そういう経緯からその会社の住宅デザインを気にはしておりました。
「家電」は知りませんがその会社の住宅デザインは「典型的な男の感覚」で、住宅の売り上げは良く無い様です。
別の話ですが「派手に宣伝して10区画を売り出したが、実際は2棟しか売れなかった、残りは値下げして売った」という話は業界では良く耳にします。

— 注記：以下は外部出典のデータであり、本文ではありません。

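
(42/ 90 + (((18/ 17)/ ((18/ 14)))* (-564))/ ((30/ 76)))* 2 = -599858/ 255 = -2352.38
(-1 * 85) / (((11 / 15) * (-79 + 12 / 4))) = 1275 / 836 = 1.53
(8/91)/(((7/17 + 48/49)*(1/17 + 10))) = 16184/2576457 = 0.01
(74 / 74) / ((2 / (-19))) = -9.50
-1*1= -1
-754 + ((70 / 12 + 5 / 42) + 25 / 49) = -109888 / 147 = -747.54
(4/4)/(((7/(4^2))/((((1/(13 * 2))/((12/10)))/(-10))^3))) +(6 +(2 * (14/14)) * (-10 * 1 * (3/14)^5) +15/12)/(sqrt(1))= 231009775715/31903181856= 7.24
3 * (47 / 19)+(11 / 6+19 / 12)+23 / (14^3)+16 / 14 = 1875169 / 156408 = 11.99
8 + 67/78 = 691/78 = 8.86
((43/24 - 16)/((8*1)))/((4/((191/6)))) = -14.13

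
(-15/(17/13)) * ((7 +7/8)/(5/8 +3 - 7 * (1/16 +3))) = 1638/323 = 5.07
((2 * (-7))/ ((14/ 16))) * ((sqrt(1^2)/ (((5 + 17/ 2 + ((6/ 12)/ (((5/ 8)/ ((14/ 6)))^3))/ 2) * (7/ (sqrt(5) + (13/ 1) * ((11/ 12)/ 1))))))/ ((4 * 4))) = -160875/ 2505062 - 6750 * sqrt(5)/ 1252531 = -0.08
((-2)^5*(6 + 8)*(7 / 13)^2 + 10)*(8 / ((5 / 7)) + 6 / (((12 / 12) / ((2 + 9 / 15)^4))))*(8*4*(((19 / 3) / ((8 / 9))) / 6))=-1300203.28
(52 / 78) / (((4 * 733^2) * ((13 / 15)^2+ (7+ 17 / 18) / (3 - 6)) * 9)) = -25 / 1375997129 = -0.00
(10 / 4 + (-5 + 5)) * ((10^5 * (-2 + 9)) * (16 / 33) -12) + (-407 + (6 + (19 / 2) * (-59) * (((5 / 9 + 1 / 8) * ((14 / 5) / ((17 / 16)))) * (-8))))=7204045663 / 8415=856095.74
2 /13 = 0.15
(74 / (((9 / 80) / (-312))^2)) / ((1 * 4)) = 1280614400 / 9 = 142290488.89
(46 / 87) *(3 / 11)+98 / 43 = 33240 / 13717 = 2.42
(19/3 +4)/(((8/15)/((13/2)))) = 2015/16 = 125.94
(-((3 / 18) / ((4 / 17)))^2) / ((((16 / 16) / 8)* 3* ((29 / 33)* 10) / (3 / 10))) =-3179 / 69600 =-0.05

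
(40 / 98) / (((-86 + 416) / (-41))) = -82 / 1617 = -0.05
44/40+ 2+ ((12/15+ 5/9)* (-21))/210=667/225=2.96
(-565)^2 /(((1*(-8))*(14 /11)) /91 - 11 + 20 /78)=-136947525 /4657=-29406.81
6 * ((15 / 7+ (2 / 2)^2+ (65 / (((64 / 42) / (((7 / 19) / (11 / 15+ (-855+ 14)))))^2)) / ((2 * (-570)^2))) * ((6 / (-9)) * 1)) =-3731159522048345759 / 296796780162154496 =-12.57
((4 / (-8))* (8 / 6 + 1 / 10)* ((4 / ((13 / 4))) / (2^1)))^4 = 54700816 / 1445900625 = 0.04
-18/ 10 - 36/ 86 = -477/ 215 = -2.22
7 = 7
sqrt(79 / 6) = sqrt(474) / 6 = 3.63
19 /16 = 1.19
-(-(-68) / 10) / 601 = -34 / 3005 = -0.01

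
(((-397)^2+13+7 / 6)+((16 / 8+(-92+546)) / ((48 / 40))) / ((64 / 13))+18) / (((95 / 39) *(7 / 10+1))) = 98416253 / 2584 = 38086.79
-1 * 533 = -533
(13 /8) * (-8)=-13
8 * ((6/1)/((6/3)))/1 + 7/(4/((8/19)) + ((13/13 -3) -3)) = 230/9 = 25.56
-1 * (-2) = 2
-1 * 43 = -43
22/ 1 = 22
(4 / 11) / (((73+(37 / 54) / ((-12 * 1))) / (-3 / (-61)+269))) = 3867264 / 2883287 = 1.34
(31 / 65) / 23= 31 / 1495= 0.02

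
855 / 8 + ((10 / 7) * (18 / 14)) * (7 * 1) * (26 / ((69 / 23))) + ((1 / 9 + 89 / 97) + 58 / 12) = 10959005 / 48888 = 224.17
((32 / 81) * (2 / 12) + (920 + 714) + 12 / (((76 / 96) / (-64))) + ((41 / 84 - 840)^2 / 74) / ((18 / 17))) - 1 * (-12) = 5180893979929 / 535719744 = 9670.90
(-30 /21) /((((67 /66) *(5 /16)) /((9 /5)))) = -19008 /2345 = -8.11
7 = 7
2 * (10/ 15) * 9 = 12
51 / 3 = 17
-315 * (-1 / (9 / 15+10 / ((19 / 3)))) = 3325 / 23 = 144.57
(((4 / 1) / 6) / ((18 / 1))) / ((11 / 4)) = 4 / 297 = 0.01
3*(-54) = -162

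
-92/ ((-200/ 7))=161/ 50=3.22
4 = 4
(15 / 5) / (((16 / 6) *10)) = 0.11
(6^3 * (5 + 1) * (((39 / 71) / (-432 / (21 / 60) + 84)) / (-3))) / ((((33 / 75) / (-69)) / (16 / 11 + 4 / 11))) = -339066000 / 5764561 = -58.82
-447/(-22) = 447/22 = 20.32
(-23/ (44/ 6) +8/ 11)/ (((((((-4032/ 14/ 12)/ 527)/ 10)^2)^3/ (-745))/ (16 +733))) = 9899144808825897452040390625/ 65691648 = 150691071242814572897.31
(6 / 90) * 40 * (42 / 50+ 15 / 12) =418 / 75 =5.57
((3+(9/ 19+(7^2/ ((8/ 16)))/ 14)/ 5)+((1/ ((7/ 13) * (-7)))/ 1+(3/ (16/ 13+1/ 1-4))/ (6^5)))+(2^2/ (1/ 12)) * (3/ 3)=14494258333/ 277512480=52.23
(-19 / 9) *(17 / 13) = -323 / 117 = -2.76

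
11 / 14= 0.79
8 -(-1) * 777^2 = 603737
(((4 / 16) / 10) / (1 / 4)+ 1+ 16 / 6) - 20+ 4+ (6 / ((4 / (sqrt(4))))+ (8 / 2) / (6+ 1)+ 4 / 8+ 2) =-647 / 105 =-6.16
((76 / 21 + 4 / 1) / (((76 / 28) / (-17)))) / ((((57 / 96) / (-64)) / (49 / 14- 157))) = -855080960 / 1083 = -789548.44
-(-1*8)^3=512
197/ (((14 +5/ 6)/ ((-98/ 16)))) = -81.35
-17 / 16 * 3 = -51 / 16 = -3.19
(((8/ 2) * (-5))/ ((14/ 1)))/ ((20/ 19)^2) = -1.29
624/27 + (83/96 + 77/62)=25.22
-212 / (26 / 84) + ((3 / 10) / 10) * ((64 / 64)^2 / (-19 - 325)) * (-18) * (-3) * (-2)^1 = -684.91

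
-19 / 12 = -1.58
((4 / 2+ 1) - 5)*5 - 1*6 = -16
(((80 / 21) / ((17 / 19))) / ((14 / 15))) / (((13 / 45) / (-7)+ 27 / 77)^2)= 116386875 / 2442016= 47.66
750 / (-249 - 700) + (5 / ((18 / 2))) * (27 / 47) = -0.47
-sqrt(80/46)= -2*sqrt(230)/23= -1.32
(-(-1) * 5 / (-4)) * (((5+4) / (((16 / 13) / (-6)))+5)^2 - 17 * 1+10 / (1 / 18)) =-535765 / 256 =-2092.83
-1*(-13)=13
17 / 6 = 2.83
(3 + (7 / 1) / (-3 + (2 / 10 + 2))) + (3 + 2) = -3 / 4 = -0.75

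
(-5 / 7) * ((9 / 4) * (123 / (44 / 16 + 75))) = -5535 / 2177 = -2.54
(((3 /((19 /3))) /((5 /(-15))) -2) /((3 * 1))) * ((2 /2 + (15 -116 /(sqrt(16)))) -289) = 19630 /57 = 344.39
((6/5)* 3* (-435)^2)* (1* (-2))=-1362420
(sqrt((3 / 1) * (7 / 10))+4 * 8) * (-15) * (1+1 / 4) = -600 - 15 * sqrt(210) / 8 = -627.17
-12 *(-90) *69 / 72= 1035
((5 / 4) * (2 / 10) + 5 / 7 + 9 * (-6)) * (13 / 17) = -40.56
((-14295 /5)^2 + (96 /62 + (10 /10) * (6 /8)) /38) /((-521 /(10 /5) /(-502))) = 508807748253 /32302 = 15751586.53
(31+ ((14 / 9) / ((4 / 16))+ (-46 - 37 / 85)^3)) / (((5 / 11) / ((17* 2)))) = -7486601.53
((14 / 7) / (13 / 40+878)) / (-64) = -0.00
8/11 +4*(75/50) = 74/11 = 6.73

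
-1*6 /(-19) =6 /19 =0.32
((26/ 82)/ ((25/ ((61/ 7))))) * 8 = 6344/ 7175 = 0.88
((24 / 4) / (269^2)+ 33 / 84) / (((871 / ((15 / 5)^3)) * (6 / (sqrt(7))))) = 7165251 * sqrt(7) / 3529480136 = 0.01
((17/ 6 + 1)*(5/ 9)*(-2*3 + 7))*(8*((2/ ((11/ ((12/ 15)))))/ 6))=368/ 891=0.41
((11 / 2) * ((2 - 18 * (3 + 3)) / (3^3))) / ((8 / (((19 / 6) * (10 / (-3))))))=55385 / 1944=28.49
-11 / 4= -2.75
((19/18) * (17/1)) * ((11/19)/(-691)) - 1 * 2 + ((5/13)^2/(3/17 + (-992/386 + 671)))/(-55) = -25552309481014/12680804007729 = -2.02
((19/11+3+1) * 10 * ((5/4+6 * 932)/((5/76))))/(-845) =-4120074/715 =-5762.34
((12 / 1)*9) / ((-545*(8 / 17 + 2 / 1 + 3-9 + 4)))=-459 / 1090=-0.42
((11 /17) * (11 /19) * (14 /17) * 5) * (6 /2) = 25410 /5491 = 4.63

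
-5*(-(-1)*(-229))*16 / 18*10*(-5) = -458000 / 9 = -50888.89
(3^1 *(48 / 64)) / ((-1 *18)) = -1 / 8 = -0.12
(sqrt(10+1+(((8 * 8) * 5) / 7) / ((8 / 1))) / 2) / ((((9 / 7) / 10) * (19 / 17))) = 14.23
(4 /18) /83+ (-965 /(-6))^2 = 25867.36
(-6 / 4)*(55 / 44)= -15 / 8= -1.88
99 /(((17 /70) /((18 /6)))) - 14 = 20552 /17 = 1208.94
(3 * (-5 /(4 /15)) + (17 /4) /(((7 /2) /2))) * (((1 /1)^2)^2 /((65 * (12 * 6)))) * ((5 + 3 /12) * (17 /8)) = -25619 /199680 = -0.13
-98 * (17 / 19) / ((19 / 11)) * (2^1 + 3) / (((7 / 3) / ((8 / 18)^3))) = -837760 / 87723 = -9.55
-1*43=-43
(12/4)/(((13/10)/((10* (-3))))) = -900/13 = -69.23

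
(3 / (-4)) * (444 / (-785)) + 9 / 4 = 8397 / 3140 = 2.67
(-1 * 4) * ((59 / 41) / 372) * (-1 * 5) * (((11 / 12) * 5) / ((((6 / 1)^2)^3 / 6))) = 16225 / 355798656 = 0.00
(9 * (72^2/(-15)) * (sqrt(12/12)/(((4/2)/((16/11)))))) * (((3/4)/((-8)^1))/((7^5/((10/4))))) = 5832/184877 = 0.03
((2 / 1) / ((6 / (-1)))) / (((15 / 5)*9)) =-1 / 81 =-0.01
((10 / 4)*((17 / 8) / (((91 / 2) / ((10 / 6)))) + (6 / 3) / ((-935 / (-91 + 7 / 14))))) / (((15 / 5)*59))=277127 / 72288216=0.00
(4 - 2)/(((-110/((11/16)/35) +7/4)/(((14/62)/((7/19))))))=-152/694183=-0.00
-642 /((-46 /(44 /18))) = 2354 /69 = 34.12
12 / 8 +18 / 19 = 93 / 38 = 2.45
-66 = -66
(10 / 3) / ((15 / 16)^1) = 32 / 9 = 3.56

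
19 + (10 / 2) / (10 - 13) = 52 / 3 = 17.33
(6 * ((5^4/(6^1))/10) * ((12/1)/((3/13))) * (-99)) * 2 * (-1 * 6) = 3861000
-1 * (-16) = 16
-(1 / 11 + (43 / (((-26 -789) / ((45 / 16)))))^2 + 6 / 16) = -36505987 / 74818304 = -0.49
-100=-100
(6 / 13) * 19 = 8.77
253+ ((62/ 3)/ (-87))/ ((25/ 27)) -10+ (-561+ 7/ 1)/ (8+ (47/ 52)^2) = 3109692149/ 17284725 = 179.91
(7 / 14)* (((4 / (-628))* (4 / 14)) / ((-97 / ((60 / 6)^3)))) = 1000 / 106603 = 0.01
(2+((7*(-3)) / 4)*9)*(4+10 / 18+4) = -13937 / 36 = -387.14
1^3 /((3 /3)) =1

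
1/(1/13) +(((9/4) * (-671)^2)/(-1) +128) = -1012901.25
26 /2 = 13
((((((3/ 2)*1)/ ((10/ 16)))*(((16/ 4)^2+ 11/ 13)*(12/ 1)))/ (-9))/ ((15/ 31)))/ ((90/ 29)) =-525016/ 14625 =-35.90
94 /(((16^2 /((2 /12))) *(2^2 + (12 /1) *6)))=47 /58368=0.00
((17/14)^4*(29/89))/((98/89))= 2422109/3764768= 0.64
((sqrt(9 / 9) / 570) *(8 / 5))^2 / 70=8 / 71071875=0.00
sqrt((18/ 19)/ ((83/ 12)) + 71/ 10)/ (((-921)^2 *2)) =sqrt(1799782790)/ 26753521140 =0.00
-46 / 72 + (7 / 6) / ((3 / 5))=47 / 36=1.31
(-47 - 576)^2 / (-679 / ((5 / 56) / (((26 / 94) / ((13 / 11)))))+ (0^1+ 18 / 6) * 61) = -91210315 / 375259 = -243.06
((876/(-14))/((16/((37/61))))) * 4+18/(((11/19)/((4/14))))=-5685/9394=-0.61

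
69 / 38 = 1.82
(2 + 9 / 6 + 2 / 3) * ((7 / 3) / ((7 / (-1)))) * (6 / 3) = -25 / 9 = -2.78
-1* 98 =-98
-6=-6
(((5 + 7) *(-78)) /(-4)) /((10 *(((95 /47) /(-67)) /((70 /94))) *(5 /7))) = -384111 /475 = -808.65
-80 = -80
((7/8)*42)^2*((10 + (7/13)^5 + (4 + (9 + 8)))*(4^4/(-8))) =-498169132020/371293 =-1341714.31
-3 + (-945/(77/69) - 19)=-868.82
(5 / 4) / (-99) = -5 / 396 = -0.01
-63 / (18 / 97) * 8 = -2716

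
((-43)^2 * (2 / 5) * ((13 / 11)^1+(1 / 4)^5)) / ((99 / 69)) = 188862407 / 309760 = 609.71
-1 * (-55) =55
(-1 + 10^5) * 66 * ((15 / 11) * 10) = 89999100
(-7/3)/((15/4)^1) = -28/45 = -0.62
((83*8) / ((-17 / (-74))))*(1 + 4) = 245680 / 17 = 14451.76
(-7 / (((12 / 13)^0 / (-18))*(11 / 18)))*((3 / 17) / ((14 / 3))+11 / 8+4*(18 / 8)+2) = 957177 / 374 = 2559.30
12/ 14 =6/ 7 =0.86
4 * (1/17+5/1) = 344/17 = 20.24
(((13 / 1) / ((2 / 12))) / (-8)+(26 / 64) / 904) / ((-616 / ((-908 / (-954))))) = 0.02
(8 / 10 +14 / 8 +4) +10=16.55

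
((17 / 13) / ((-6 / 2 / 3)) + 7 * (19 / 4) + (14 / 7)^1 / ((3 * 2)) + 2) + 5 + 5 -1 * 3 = 6439 / 156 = 41.28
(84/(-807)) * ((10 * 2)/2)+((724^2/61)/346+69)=263421065/2838757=92.79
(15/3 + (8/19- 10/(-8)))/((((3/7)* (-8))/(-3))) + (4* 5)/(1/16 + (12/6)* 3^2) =1220221/175712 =6.94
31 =31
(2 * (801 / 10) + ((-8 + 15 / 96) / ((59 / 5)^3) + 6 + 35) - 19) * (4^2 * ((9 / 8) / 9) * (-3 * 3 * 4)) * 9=-484951190373 / 4107580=-118062.51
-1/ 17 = -0.06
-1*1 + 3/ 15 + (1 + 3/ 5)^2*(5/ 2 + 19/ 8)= 11.68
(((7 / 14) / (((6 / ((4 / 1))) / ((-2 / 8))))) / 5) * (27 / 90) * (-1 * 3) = 3 / 200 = 0.02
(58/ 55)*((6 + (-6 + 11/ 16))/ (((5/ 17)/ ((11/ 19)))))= 1.43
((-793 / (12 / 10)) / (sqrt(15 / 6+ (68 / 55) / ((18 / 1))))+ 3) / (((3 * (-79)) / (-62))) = -107.08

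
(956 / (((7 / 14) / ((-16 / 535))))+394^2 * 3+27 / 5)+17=249135172 / 535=465673.22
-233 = -233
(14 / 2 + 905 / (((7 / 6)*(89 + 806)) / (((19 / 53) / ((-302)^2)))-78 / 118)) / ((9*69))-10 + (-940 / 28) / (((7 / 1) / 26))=-3661272343686495124 / 27184448449810323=-134.68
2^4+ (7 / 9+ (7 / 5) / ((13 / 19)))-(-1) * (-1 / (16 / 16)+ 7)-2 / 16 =24.70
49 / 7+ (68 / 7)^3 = 316833 / 343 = 923.71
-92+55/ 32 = -2889/ 32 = -90.28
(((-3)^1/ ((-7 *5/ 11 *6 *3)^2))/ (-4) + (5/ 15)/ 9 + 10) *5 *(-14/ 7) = -5311721/ 52920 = -100.37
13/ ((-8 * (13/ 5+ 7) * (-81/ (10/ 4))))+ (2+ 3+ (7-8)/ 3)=290629/ 62208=4.67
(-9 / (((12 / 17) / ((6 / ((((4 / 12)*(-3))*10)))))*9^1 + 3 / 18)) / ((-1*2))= -459 / 1063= -0.43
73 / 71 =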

何千万円という商品を商品トレンドという市場調査もせずに販売する事に大きな違和感を感じます。私ならどの住宅外観が好みか前もってアンケートで調べますね。
今は家余りの時代で、最終的には2軒に1軒は空き家になると言われています。東京以外の話ですが「タダで住ん下さい」という時代です。
一極集中と少子化と不景気で住宅がますます売れなくなる時代と言われます。「売れる住宅プラン」は女性にシフトして「全体が調和している事」で付加価値が生まれると思います。
ですから申し上げたい事は、「住宅は女性の感覚にシフトするのが正解」と申し上げたい訳です。商業ビルでも多分大半が女性が利用する訳で同じ事と思う。
それと住宅地域一帯が同じコンセプトで「調和」している事ですね。価値観が一致しないと暮らしで様々な問題が起きる。地方に移住しても価値観が異なり大変だと言う体験談を見掛けます。
私も或る場所に家を建てた経験が有りますが、地元住民との価値観の違いからその家を処分して他に移った経験が有る。建物には既に価値は無かった。
最近或るSNSの2、3のページで当方のパース見本を載せて反応を見てみました。すると案の定、男の意見で当方のデザインが
「正直言って、私はこの建物はオシャレじゃないと思います。薄っぺらいデザインに感じます。正直。」という意見を貰った。
老婆心で書いたのだが、反応は予想通りで下の様にもう少し補足説明しました。
『話の意図は、「売れる住宅を計画するなら女性の感覚にシフトすべき」と申し上げている訳です』と補足しましたが、恐らく分からないのかもしれません。
しかし、このレスを書いた人は最後に「ありがとうございました」と書いていたので、理解したのかもしれません、分かりませんが。
つまりプロなら自分の好みだけで仕事はしない。「お客さんの好み」に応じてオールマイティーで仕事を請ける。それで売り上げが倍増するのだと思う。
「日本の大半の男が、ディズニーランドが嫌い」ということから、多くの建築設計事務所は考えを改めないと思いますが・・。
まあ、「商売敵に塩を送った」事に成りますが、教えても分からなければ仕方が有りません。
当方は建築設計事務所からの依頼は今は守備範囲に有りませんので、どう考えても構いませんが申し上げたい事は以上の様な事です。